Multicenter retrospective cohort with prospective follow-up of patients undergoing RMUS from 2003 to 2016. Prospective Urinary Distress Inventory (UDI-6) and Patient Global Impression of Improvement (PGI-I) were collected by phone. Primary outcome was success of repeat sling by approach (RP vs TO), defined as responses of no to UDI-6 number 3 and very much better or much better on PGI-I.

RESULTS:

A total of 122 patients prospectively completed UDI-6. Average ± SD time to failure after initial sling was 51.6 ± 56.1 months; mean follow-up after repeat sling was 30.7 months.

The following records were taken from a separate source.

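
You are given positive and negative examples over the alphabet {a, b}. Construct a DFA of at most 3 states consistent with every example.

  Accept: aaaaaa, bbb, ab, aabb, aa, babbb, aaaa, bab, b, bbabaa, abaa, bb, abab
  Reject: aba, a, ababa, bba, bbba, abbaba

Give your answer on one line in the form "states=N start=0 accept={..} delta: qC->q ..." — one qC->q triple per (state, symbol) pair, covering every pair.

states=2 start=0 accept={0} delta: 0a->1 0b->0 1a->0 1b->0

Fold the examples into a partial DFA from state 0: repeatedly fix the first undefined (state, symbol) met by the shortest-then-alphabetical prefix, trying targets in increasing order and rejecting any under which an Accept and a Reject string meet in one state with the same remainder; add a state when all current targets are rejected. Accepting states are where Accept strings end.
a: 0a undefined. 0a->0: no, aaaaaa/a meet in 0. Open state 1: 0a->1.
b: 0b undefined. 0b->0: ok.
aa: 1a undefined. 1a->0: ok.
ab: 1b undefined. 1b->0: ok.
All examples now run through 2 states with every (state, symbol) defined. Accept strings end in {0}, Reject strings end in {1}; accept={0}.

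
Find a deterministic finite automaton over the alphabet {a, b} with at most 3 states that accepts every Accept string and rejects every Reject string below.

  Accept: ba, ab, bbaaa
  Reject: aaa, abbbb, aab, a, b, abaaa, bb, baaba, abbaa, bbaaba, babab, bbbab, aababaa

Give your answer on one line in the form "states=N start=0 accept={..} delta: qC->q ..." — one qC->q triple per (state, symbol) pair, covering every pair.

states=3 start=0 accept={0} delta: 0a->1 0b->2 1a->0 1b->0 2a->0 2b->2

State merging on the prefix tree: take the shortest (then alphabetical) example prefix whose next move is undefined and point that move at state 0, else 1, else 2, ...; a target is out if some Accept/Reject pair would then sit in one state with the same input left (inseparable). If every existing state is out, open a new one.
a: 0a undefined. 0a->0: no, ab/aab meet in 0 with "b" left. Open state 1: 0a->1.
b: 0b undefined. 0b->0: no, ba/a meet in 1. 0b->1: no, ab/bb meet in 1 with "b" left. Open state 2: 0b->2.
aa: 1a undefined. 1a->0: ok.
ab: 1b undefined. 1b->0: ok.
ba: 2a undefined. 2a->0: ok.
bb: 2b undefined. 2b->0: no, ba/bb meet in 0. 2b->1: no, ba/abbbb meet in 0. 2b->2: ok.
All examples now run through 3 states with every (state, symbol) defined. Accept strings end in {0}, Reject strings end in {1,2}; accept={0}.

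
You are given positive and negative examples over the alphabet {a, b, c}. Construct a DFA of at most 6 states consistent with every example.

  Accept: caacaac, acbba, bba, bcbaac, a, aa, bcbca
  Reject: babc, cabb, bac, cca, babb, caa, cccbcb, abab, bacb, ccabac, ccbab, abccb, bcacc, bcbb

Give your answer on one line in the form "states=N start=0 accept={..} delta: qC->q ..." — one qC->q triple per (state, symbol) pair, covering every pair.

states=6 start=0 accept={0} delta: 0a->0 0b->1 0c->1 1a->1 1b->2 1c->3 2a->0 2b->2 2c->1 3a->3 3b->4 3c->0 4a->5 4b->1 4c->0 5a->3 5b->1 5c->1

Fold the examples into a partial DFA from state 0: repeatedly fix the first undefined (state, symbol) met by the shortest-then-alphabetical prefix, trying targets in increasing order and rejecting any under which an Accept and a Reject string meet in one state with the same remainder; add a state when all current targets are rejected. Accepting states are where Accept strings end.
a: 0a undefined. 0a->0: ok.
b: 0b undefined. 0b->0: no, bba/babb meet in 0. Open state 1: 0b->1.
c: 0c undefined. 0c->0: no, caacaac/cca meet in 0. 0c->1: ok.
ba: 1a undefined. 1a->0: no, caacaac/bac meet in 1. 1a->1: ok.
bb: 1b undefined. 1b->0: no, acbba/babc meet in 1. 1b->1: no, acbba/cabb meet in 1. Open state 2: 1b->2.
bc: 1c undefined. 1c->0: no, caacaac/caa meet in 1. 1c->1: no, caacaac/bac meet in 1. 1c->2: no, bba/cca meet in 2 with "a" left. Open state 3: 1c->3.
bba: 2a undefined. 2a->0: ok.
bca: 3a undefined. 3a->0: no, caacaac/caa meet in 1. 3a->1: no, caacaac/bac meet in 3. 3a->2: no, caacaac/caa meet in 1. 3a->3: ok.
bcb: 3b undefined. 3b->0: no, bba/bacb meet in 0. 3b->1: no, bcbaac/bac meet in 3. 3b->2: no, bcbaac/caa meet in 1. 3b->3: no, caacaac/ccabac meet in 3 with "c" left. Open state 4: 3b->4.
ccc: 3c undefined. 3c->0: ok.
acbb: 2b undefined. 2b->0: no, caacaac/cabb meet in 0. 2b->1: no, acbba/cabb meet in 1. 2b->2: ok.
babc: 2c undefined. 2c->0: no, caacaac/babc meet in 0. 2c->1: ok.
bcba: 4a undefined. 4a->0: no, bcbaac/babc meet in 1. 4a->1: no, bcbaac/bac meet in 3. 4a->2: no, bcbaac/babc meet in 1. 4a->3: no, caacaac/ccabac meet in 0. 4a->4: no, bcbaac/ccabac meet in 4 with "c" left. Open state 5: 4a->5.
bcbb: 4b undefined. 4b->0: no, caacaac/bcbb meet in 0. 4b->1: ok.
bcbc: 4c undefined. 4c->0: ok.
bcbaa: 5a undefined. 5a->0: no, bcbaac/babc meet in 1. 5a->1: no, bcbaac/bac meet in 3. 5a->2: no, bcbaac/babc meet in 1. 5a->3: ok.
ccbab: 5b undefined. 5b->0: no, caacaac/ccbab meet in 0. 5b->1: ok.
ccabac: 5c undefined. 5c->0: no, caacaac/ccabac meet in 0. 5c->1: ok.
All examples now run through 6 states with every (state, symbol) defined. Accept strings end in {0}, Reject strings end in {1,2,3,4}; accept={0}.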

Route of initial sling was RP 30.3%, TO 49.2%, and minisling 16.4%. Of the patients, 55.8% met our success definition following RMUS. About 71.3% were very much better or much better on PGI-I, and 30.3% reported stress urinary incontinence (SUI) on UDI-6. Of the RMUS, 73.8% were RP versus 26.2% TO.There was no difference in success between repeat RP and TO routes (53.3% versus 63.3%, P = 0.34), nor for individual components: PGI-I response of very much better or much better (68.9% vs 78.1%), UDI-6 total score (25.9 vs 22.7, P = 0.29), or SUI on UDI-6 number 3 (32.2% vs 25.0%, P = 0.45), although the predetermined sample size was not met. No predictors of success or failure of RMUS were identified.

CONCLUSIONS:

Majority of patients are very much better or much better after RMUS, although 30% still report bothersome SUI. No difference in success was observed between RP and TO RMUS.